De repente, a velha aproximou-se de Leo que fechou os olhos, fingindo estar desmaiado ou morto. Dona Augusta foi em direção a outra mesa, recolheu os pedaços de corpos e colocou-os dentro de um quarto que ficava ao lado. Quando a velha abriu a porta de tal aposento, Leo não deixou de notar um esqueleto sentado numa poltrona, cheio de pedaços de cadáveres ao seu redor. Percebeu imediatamente que era o senhor Julião e as pobres crianças caruaruenses desaparecidas. Ao deparar-se com aquela visão tão aterradora quanto a do próprio diabo, Leo não pensou duas vezes: saltou da mesa, correu em direção a porta que dava para a saída da casa, arrombou-a e correu. Ouviu a velha gritar para o neto:

- Pega esse menino! Ele não pode fugir!

  Leo correu em direção ao cemitério, e lá ficou.
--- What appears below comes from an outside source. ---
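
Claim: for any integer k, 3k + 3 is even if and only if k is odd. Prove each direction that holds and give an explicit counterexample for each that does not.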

Ouviu o ronco do motor do carro usado por Jorge que tentava acha-lo no meio da escuridão e rezou para que não fosse pego.
    
   Após essa experiência horrível, ver seus primos mutilados, corpos de crianças em decomposição e artefatos de magia negra, Leo nunca mais fora visto. Desapareceu completamente, deixando seus tios, pais e familiares desesperados. Jorge fora interrogado pela polícia por ter sido visto com as crianças, mas seu bom papo e carisma não o fizeram um suspeito do crime.  A velha Augusta continua, até hoje, realizando seus “rituais” com crianças mortas, para trazer seu marido de volta do mundo dos mortos. Esse, entre outros fatos ocorridos em seu condenado passado, faz com que Augusta Julião, uma velhinha caduca do agreste nordestino, seja uma das perigosas psicopatas que fala “oxente”. Nunca mais se teve notícias de Leonardo.